How can we avoid repeating our past mistakes? One of the best ways is to understand what happened and why it happened so we can avoid doing the same thing in the future. One such event in Georgia’s past was the race riot of 1906. As economic conditions worsened after the Civil War, poor whites joined blacks moving to Atlanta where both groups competed for work. Historian Cliff Kuhn describes the increasing segregation of the races through Jim Crow laws that applied to streetcars, trains, cemeteries, and even Bibles in the courtroom. In 1906, Hoke Smith ran for governor and inflamed racial tensions when he accused blacks of committing crimes against white women. Newspaper articles, using flimsy facts and sensationalized events, heightened tensions.

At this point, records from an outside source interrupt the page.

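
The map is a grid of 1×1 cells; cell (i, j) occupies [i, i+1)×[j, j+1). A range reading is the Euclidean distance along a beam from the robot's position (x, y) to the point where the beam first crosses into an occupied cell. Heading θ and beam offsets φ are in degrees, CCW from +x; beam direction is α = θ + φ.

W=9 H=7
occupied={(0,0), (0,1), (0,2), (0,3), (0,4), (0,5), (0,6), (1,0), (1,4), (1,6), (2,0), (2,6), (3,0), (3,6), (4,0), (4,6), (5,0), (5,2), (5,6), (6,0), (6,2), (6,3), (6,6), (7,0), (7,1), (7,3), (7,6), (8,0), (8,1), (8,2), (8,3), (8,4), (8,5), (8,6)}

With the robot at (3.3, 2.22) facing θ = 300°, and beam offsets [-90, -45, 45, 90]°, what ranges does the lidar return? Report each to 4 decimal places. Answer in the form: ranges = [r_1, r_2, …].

beam 1: φ=-90°, α=210°
  d=(-0.8660,-0.5000)  start (3,2)  tX=0.3464 tY=0.4400  stride 1/|dx|=1.1547 1/|dy|=2.0000
    cross x-line → (2,2), t=0.3464
    cross y-line → (2,1), t=0.4400
    cross x-line → (1,1), t=1.5011
    cross y-line → (1,0), t=2.4400 (wall)
  → r_1 = 2.4400
beam 2: φ=-45°, α=255°
  d=(-0.2588,-0.9659)  start (3,2)  tX=1.1591 tY=0.2278  stride 1/|dx|=3.8637 1/|dy|=1.0353
    cross y-line → (3,1), t=0.2278
    cross x-line → (2,1), t=1.1591
    cross y-line → (2,0), t=1.2630 (wall)
  → r_2 = 1.2630
beam 3: φ=45°, α=345°
  d=(0.9659,-0.2588)  start (3,2)  tX=0.7247 tY=0.8500  stride 1/|dx|=1.0353 1/|dy|=3.8637
    cross x-line → (4,2), t=0.7247
    cross y-line → (4,1), t=0.8500
    cross x-line → (5,1), t=1.7600
    cross x-line → (6,1), t=2.7952
    cross x-line → (7,1), t=3.8305 (wall)
  → r_3 = 3.8305
beam 4: φ=90°, α=30°
  d=(0.8660,0.5000)  start (3,2)  tX=0.8083 tY=1.5600  stride 1/|dx|=1.1547 1/|dy|=2.0000
    cross x-line → (4,2), t=0.8083
    cross y-line → (4,3), t=1.5600
    cross x-line → (5,3), t=1.9630
    cross x-line → (6,3), t=3.1177 (wall)
  → r_4 = 3.1177

ranges = [2.4400, 1.2630, 3.8305, 3.1177]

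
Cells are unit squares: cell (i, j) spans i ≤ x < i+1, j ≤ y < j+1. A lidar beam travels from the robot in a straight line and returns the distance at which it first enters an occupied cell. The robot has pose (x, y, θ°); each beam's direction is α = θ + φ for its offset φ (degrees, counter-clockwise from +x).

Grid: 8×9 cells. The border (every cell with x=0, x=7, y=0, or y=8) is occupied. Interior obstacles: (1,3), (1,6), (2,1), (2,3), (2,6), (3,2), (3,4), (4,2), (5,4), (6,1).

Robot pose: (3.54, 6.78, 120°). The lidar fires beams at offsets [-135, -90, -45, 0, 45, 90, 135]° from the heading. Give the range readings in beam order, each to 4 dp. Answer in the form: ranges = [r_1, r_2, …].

ranges = [3.5821, 2.4400, 1.2630, 1.4087, 0.5590, 0.6235, 1.8428]

beam 1: φ=-135°, α=345°
  dir = (cos 345°, sin 345°) = (0.9659, -0.2588); from cell (3,6)
  next x-line at t=0.4762, next y-line at t=3.0137; Δt_x=1.0353, Δt_y=3.8637
    x: enter (4,6) at t=0.4762
    x: enter (5,6) at t=1.5115
    x: enter (6,6) at t=2.5468
    y: enter (6,5) at t=3.0137
    x: enter (7,5) at t=3.5821 ← occupied
  → r_1 = 3.5821
beam 2: φ=-90°, α=30°
  dir = (cos 30°, sin 30°) = (0.8660, 0.5000); from cell (3,6)
  next x-line at t=0.5312, next y-line at t=0.4400; Δt_x=1.1547, Δt_y=2.0000
    y: enter (3,7) at t=0.4400
    x: enter (4,7) at t=0.5312
    x: enter (5,7) at t=1.6859
    y: enter (5,8) at t=2.4400 ← occupied
  → r_2 = 2.4400
beam 3: φ=-45°, α=75°
  dir = (cos 75°, sin 75°) = (0.2588, 0.9659); from cell (3,6)
  next x-line at t=1.7773, next y-line at t=0.2278; Δt_x=3.8637, Δt_y=1.0353
    y: enter (3,7) at t=0.2278
    y: enter (3,8) at t=1.2630 ← occupied
  → r_3 = 1.2630
beam 4: φ=0°, α=120°
  dir = (cos 120°, sin 120°) = (-0.5000, 0.8660); from cell (3,6)
  next x-line at t=1.0800, next y-line at t=0.2540; Δt_x=2.0000, Δt_y=1.1547
    y: enter (3,7) at t=0.2540
    x: enter (2,7) at t=1.0800
    y: enter (2,8) at t=1.4087 ← occupied
  → r_4 = 1.4087
beam 5: φ=45°, α=165°
  dir = (cos 165°, sin 165°) = (-0.9659, 0.2588); from cell (3,6)
  next x-line at t=0.5590, next y-line at t=0.8500; Δt_x=1.0353, Δt_y=3.8637
    x: enter (2,6) at t=0.5590 ← occupied
  → r_5 = 0.5590
beam 6: φ=90°, α=210°
  dir = (cos 210°, sin 210°) = (-0.8660, -0.5000); from cell (3,6)
  next x-line at t=0.6235, next y-line at t=1.5600; Δt_x=1.1547, Δt_y=2.0000
    x: enter (2,6) at t=0.6235 ← occupied
  → r_6 = 0.6235
beam 7: φ=135°, α=255°
  dir = (cos 255°, sin 255°) = (-0.2588, -0.9659); from cell (3,6)
  next x-line at t=2.0864, next y-line at t=0.8075; Δt_x=3.8637, Δt_y=1.0353
    y: enter (3,5) at t=0.8075
    y: enter (3,4) at t=1.8428 ← occupied
  → r_7 = 1.8428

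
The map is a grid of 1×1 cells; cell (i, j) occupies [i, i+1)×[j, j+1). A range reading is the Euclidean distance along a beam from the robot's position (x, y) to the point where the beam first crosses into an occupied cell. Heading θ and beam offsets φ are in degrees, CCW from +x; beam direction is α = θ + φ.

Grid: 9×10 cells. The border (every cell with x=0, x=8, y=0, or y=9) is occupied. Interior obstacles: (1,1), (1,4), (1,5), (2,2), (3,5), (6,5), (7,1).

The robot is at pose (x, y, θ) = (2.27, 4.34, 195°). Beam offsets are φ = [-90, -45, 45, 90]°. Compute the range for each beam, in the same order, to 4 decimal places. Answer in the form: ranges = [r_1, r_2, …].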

In mid-September, a riot started in Atlanta when violent mobs of whites began randomly attacking black men, beating and killing them. According to Carole Merritt, director of Herndon Home, part of the reason for the anger directed at blacks was their economic accomplishments. When black men began fighting back, the mob lost its courage. The militia was called in by the governor. The riot ended after three days of fighting that left 26 people dead and hundreds injured. When it was over, whites wanted to forget and return to normal but black Atlantans could not. Why not? Because those same divisions continued and exist today, dividing society. It is important to recall what occurred and understand it so we do not allow history to repeat itself.

Teacher tip: Ask students to describe conditions in 1906 for blacks and whites. Define the word “tolerance” and ask students to discuss how tolerance among political leaders may have helped prevent the 1906 race riot.